DETERMINING THE HYDROLOGIC PROCESSES AND PHYSICAL PARAMETERS OF RIDGE-TOP WETLANDS IN THE DANIEL BOONE NATIONAL FOREST

Most constructed ridge-top wetlands in the Daniel Boone National Forest have hydroperiods that are longer than natural wetlands. The hydrologic function of the natural wetlands needs to be further studied in order to provide a well-quantified standard for future constructed ridge-top wetlands to replicate natural ridge-top wetlands. In this research we gathered physical and hydrological data from five ridge-top wetlands (2 constructed, 3 natural), in order to develop a conceptual model of wetland hydrologic function.
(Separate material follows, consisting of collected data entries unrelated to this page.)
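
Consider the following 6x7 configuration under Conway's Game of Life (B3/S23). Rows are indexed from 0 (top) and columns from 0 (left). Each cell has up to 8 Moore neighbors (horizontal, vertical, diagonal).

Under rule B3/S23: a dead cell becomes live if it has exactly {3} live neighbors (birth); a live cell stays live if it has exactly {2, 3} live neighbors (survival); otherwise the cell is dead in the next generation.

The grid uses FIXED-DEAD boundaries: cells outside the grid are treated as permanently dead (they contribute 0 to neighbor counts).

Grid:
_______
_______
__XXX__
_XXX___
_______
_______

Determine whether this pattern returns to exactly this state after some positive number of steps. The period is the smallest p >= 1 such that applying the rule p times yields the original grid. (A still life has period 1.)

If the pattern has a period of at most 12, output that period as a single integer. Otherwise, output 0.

Simulating and comparing each generation to the original:
Gen 0 (original, given above): 6 live cells
Gen 1: 6 live cells, differs from original
Gen 2: 6 live cells, MATCHES original -> period = 2

Answer: 2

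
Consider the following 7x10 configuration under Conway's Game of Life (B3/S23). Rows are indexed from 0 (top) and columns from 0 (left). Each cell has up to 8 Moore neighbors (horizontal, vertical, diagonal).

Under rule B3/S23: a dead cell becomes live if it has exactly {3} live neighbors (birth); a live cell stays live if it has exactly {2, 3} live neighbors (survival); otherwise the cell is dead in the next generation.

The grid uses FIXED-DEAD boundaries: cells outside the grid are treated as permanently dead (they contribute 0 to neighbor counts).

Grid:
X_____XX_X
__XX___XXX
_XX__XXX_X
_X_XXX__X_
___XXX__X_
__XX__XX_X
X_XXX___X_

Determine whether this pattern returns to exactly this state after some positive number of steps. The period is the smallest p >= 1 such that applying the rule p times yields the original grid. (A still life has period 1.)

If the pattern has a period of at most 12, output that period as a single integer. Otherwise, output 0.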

Weather stations equipped with a rain gage, soil moisture sensors, and groundwater level sensors were placed in the watersheds of these wetlands to gather hydrologic data. We inserted wells inside of the pool and another within the catchment area of each wetland to take water levels. Soil samples were taken in the lab where specific yield and porosity were estimated with grain size analysis and loss on ignition testing. Aquifer bail and recovery tests were conducted to measure the hydraulic conductivity of the aquifer. A double ring infiltrometer was used to estimate infiltration rates and runoff. The White [1932] method was used to estimate the evapotranspiration rate of the groundwater. Results show that the natural wetlands are connected to perched groundwater that is directly recharged from the wetland depression. Evapotranspiration rates of groundwater were close to estimated values of recharge, indicating that natural wetlands were drained mainly by vegetation. Infiltration in ridge-top soils was higher than precipitation rates indicating that overland recharge of the wetland depression during rainfall is small.